Mit Van Gend & Loos wird das EuGH-Urteil vom 5.2.1963 (EuGH Rs. 26/62) bezeichnet.

Fundstelle

Slg. 1963, 1.

Entscheidung

Der EuGH hat in dieser Entscheidung festgestellt, dass "(...) Das Ziel des EWG-Vertrages (...) die Schaffung eines gemeinsamen Marktes [ist], dessen Funktionieren die der Gemeinschaft angehörigen Einzelnen unmittelbar betrifft; damit ist zugleich gesagt, dass der Vertrag mehr ist als ein Abkommen, das nur wechselseitige Verpflichtungen zwischen den vertragschließenden Staaten begründet. Diese Auffassung wird durch die Präambel des Vertrags bestätigt, die sich nicht nur an die Regierungen, sondern auch an die Völker richtet. Sie findet eine noch augenfälligere Bestärkung in der Schaffung von Organen, welchen Hoheitsrechte übertragen sind, deren Ausübung in gleicher Weise die Mitgliedstaaten wie die Staatsbürger berührt.

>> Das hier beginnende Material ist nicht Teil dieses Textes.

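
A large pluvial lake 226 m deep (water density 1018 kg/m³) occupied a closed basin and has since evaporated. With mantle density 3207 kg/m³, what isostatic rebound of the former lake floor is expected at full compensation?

u = d ρ_w/ρ_m = 226 m × 1018/3207 = 71.7 m.

71.7 m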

Zu Beachten ist ferner, dass die Staatsangehörigen der in der Gemeinschaft zusammengeschlossenen Staaten dazu berufen sind, durch das Europäische Parlament und den Wirtschafts- und Sozialausschuss zum Funktionieren dieser Gemeinschaft beizutragen. (...) Aus alledem ist zu schliessen, dass die Gemeinschaft eine neue Rechtsordnung des Völkerrechts darstellt, zu deren Gunsten die Staaten, wenn auch in begrenztem Rahmen, ihre Souveränitätsrechte eingeschränkt haben, eine Rechtsordnung, deren Rechtssubjekte nicht nur die Mitgliedstaaten, sondern auch die Einzelnen sind.